Sakyamuni Buddha’s final human birth came to an end when he passed into the lasting tranquility of parinirvana at age 80.  Like a beautiful flower that blooms temporarily in our garden, the Buddha’s human life expressed the truth of impermanence.  And yet, the wisdom and kindness he brought into this world continues to guide and support all those who take refuge in his teachings.   

Among the many teaching that Sakyamuni Buddha imparted during his lifetime, the teaching of Amida Buddha’s compassionate vow provides our gateway into the garden of awakening.   Amida Buddha vowed that those who live with deep mindfulness of the Buddha’s wisdom and compassion and express their sincere gratitude in the words “Namo Amida Butsu” will unfailingly attain the life of lasting peace and joy.

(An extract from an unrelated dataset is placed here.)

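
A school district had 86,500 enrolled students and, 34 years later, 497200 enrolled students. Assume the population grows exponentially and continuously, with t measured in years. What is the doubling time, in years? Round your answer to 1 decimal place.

r = ln(497200/86500) / 34 = ln(5.74798) / 34 ≈ 0.051437 per year
doubling time = ln 2 / |r| = 0.69315 / 0.051437

doubling time ≈ 13.5 years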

This flower of truth blossoms in our hearts each moment we say “Namo Amida Butsu” with a heart of grateful entrusting.  In The True, Teaching, Practice, and Realization, Shinran Shonin offers the words of Master Tz’u-min as an expression of his joy in the Nembutsu:

Considering then this human existence – hard is it to obtain;
It is like the blossoming of the udumbara.
Truly we have come now to hear the Pure Land teaching so rare to encounter;
Truly we have encountered the opening of the dharma-gate of the nembutsu.

(Collected Works of Shinran, p. 41)

The udumbara is a flower that requires very specific conditions to bloom, such that it rarely blooms.  Lifetime after lifetime we have cycled through a long winter in traveling the paths of birth-and-death.  Finally, the causes and conditions have matured for us to encounter the teachings of the Buddha.  Now springtime blooms in our hearts and we can appreciate how truly precious is this human life we have received.  Let us cherish and make the most of this life by listening carefully to the Buddha’s teachings and settling our path to liberation from suffering.

Namo Amida Butsu


[1] A traditional Buddhist worldview describes six possible states of existence into which a person may be reborn: hell beings, hungry ghosts, animals, fighting titans, humans, and heavenly beings.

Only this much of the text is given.